While that may seem overwhelming to some people, traveling long distances is nothing new for Macon. He grew up in Alaska and played junior college basketball in Utah before he came to IUP in the fall of 2003. He averaged 12 points and 7.4 rebounds per game as a junior that season, then 14.7 points and 6.6 rebounds as a senior in 2004-05 for IUP.
Now the 6-foot-9 forward is playing for pay in Germany for the Itzehue Eagles. The town has about 33,000 people and is a thirty-minute drive from Hamburg in northern Germany.
"I ended up in Germany by mistake, really," Macon said. "I had a contract in place for a team in Japan, for a very good team. But as I debated the contract, they were talking with another player who wasn’t as good as I was but was more eager to sign the contract. So he signed, and they took the contract from me. That’s the nature of the business, though, and the next best thing was this team in Germany.
"It's different—that’s the first challenge I have faced. It’s really different here. Everyone speaks English, but they would rather speak German, so it’s tough to get around. On the court, it’s not bad, because basketball is basketball," he wrote in a message in October.
Macon, who turned twenty-three this past December, is one of several former IUP hoopsters who has taken his game to Europe. Leon Piper was with Cognac in France, Fannar Olafsson was with Karfar in Iceland, and Dennis Mims was with Astoria in Poland, according to www.eurobasket.com. Also, former IUP assistant coach and player Mike Taylor ’95 is a coach in Ulm, Germany.

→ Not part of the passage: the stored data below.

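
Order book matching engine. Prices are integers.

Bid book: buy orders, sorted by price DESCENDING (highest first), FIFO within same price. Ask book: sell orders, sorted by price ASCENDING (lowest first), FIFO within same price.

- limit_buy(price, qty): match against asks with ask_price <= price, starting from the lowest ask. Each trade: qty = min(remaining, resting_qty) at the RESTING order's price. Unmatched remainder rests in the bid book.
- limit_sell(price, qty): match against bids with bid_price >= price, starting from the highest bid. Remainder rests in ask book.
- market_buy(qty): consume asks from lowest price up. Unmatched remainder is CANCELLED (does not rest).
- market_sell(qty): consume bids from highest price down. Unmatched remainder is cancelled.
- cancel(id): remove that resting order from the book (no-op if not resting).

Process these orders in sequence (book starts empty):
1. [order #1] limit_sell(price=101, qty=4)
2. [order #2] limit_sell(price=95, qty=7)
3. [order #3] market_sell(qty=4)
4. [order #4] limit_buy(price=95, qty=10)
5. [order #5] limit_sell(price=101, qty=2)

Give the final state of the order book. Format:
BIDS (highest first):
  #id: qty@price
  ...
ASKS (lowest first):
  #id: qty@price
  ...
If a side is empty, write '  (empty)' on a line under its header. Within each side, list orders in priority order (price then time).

Answer: BIDS (highest first):
  #4: 3@95
ASKS (lowest first):
  #1: 4@101
  #5: 2@101

Derivation:
After op 1 [order #1] limit_sell(price=101, qty=4): fills=none; bids=[-] asks=[#1:4@101]
After op 2 [order #2] limit_sell(price=95, qty=7): fills=none; bids=[-] asks=[#2:7@95 #1:4@101]
After op 3 [order #3] market_sell(qty=4): fills=none; bids=[-] asks=[#2:7@95 #1:4@101]
After op 4 [order #4] limit_buy(price=95, qty=10): fills=#4x#2:7@95; bids=[#4:3@95] asks=[#1:4@101]
After op 5 [order #5] limit_sell(price=101, qty=2): fills=none; bids=[#4:3@95] asks=[#1:4@101 #5:2@101]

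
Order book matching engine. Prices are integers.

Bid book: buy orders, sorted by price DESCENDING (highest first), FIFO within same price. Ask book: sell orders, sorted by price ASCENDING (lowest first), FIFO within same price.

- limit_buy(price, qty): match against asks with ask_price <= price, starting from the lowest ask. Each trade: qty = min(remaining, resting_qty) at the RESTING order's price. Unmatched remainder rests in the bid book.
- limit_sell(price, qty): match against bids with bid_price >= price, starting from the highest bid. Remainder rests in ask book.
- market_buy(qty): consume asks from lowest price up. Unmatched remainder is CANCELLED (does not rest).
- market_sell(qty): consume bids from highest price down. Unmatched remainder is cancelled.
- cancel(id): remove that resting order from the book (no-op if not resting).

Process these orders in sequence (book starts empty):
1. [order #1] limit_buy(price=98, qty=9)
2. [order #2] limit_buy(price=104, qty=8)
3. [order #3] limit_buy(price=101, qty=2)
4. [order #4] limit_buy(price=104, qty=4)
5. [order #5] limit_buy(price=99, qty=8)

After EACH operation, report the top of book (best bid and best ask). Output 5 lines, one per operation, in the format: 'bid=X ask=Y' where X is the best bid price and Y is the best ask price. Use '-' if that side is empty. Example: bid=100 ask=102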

Olafsson ended his IUP career in 2004, and last season he played in Germany and Iceland. Piper averaged 12.6 points and 8.6 rebounds per game for IUP in 2001-02. The London native has played in France since then, and last year he averaged 17.9 points per game. Mims finished his IUP career in 2002 and averaged a team-best 16.6 points and 11.3 boards that season. Since then, he has played in Poland and England.
In addition, Derrick Freeman—who ended his career with IUP in 1995-96—played in Germany and the Netherlands during the 2004-05 season. He also played in England during a long European career.

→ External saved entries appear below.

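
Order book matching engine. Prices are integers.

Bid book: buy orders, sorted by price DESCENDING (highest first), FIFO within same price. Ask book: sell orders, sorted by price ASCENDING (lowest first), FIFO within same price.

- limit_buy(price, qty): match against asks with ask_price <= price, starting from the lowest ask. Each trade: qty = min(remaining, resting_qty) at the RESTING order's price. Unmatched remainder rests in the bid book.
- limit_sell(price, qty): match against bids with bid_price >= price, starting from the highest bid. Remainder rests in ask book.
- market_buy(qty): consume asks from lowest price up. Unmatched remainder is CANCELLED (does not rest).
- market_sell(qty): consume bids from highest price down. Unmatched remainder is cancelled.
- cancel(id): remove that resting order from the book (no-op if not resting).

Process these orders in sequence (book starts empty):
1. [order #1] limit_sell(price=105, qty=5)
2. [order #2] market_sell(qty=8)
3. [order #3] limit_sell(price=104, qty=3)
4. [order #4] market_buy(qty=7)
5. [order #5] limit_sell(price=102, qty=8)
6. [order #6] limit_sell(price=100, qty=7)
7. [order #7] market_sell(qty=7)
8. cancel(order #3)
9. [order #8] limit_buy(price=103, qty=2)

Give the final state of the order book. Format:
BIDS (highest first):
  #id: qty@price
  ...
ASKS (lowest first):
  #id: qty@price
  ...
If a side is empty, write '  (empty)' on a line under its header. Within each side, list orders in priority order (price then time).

Answer: BIDS (highest first):
  (empty)
ASKS (lowest first):
  #6: 5@100
  #5: 8@102
  #1: 1@105

Derivation:
After op 1 [order #1] limit_sell(price=105, qty=5): fills=none; bids=[-] asks=[#1:5@105]
After op 2 [order #2] market_sell(qty=8): fills=none; bids=[-] asks=[#1:5@105]
After op 3 [order #3] limit_sell(price=104, qty=3): fills=none; bids=[-] asks=[#3:3@104 #1:5@105]
After op 4 [order #4] market_buy(qty=7): fills=#4x#3:3@104 #4x#1:4@105; bids=[-] asks=[#1:1@105]
After op 5 [order #5] limit_sell(price=102, qty=8): fills=none; bids=[-] asks=[#5:8@102 #1:1@105]
After op 6 [order #6] limit_sell(price=100, qty=7): fills=none; bids=[-] asks=[#6:7@100 #5:8@102 #1:1@105]
After op 7 [order #7] market_sell(qty=7): fills=none; bids=[-] asks=[#6:7@100 #5:8@102 #1:1@105]
After op 8 cancel(order #3): fills=none; bids=[-] asks=[#6:7@100 #5:8@102 #1:1@105]
After op 9 [order #8] limit_buy(price=103, qty=2): fills=#8x#6:2@100; bids=[-] asks=[#6:5@100 #5:8@102 #1:1@105]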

Most Americans who play in Europe are provided free use of a car and a place to live by the team, on top of salary. And in most countries that salary is tax free, and imported players have very few expenses.
"The team provides a house and transportation, and they give us food coupons that I rarely use," Macon said. "I make around $1,200 in U.S. currency a month, which is not very much, but it’s a starting point for a guy like me," he said. "Since I don’t have to pay any bills, it is a decent amount of money, but the whole point is to get your name out and move up and make more money in the future."
Most European club teams at higher levels practice twice a day, in the morning around 10 and then around 6 p.m. for a total of four or five hours per day. But Macon’s team in the German B regional league—the lowest of three in the country—practices just three times a week. Some teams play just one game a week, normally on Saturdays. So that is a lot of free time for former NCAA players, who are used to two or three games a week during the season.
There are several rule differences, compared to the NCAA and NBA, in European leagues, where nearly every country has a league and most of them import American players. A few of the rules: the three-second lane is wider near the basket and is trapezoidal in shape; a ball can be touched once it hits the rim; walking is called if a player does not clearly put the ball on the floor before he picks up his pivot foot; and the game consists of four ten-minute quarters.
According to Macon, "The rules take a lot of getting used to. They don’t like a lot of animation from the players, and they give [technical fouls] to players very quickly. Also, the game is much slower. In America, the refs let the game go: they will give you an extra step if you take it, and as long as a move looks like it’s not a travel, they don’t call it. Here, if you make a good move and blow by a player, the refs automatically assume it’s a travel. It takes some getting used to, but it’s not too bad."
Macon, like most Americans overseas, is expected to do a lot on the court. He sees action in Germany at the small forward, power forward, or center spot.
"I play all of them at different points of the game, and it’s different," Macon said. "I am expected to do so much more here than I was at the college level. It’s a challenge but something I have prepared my whole life for."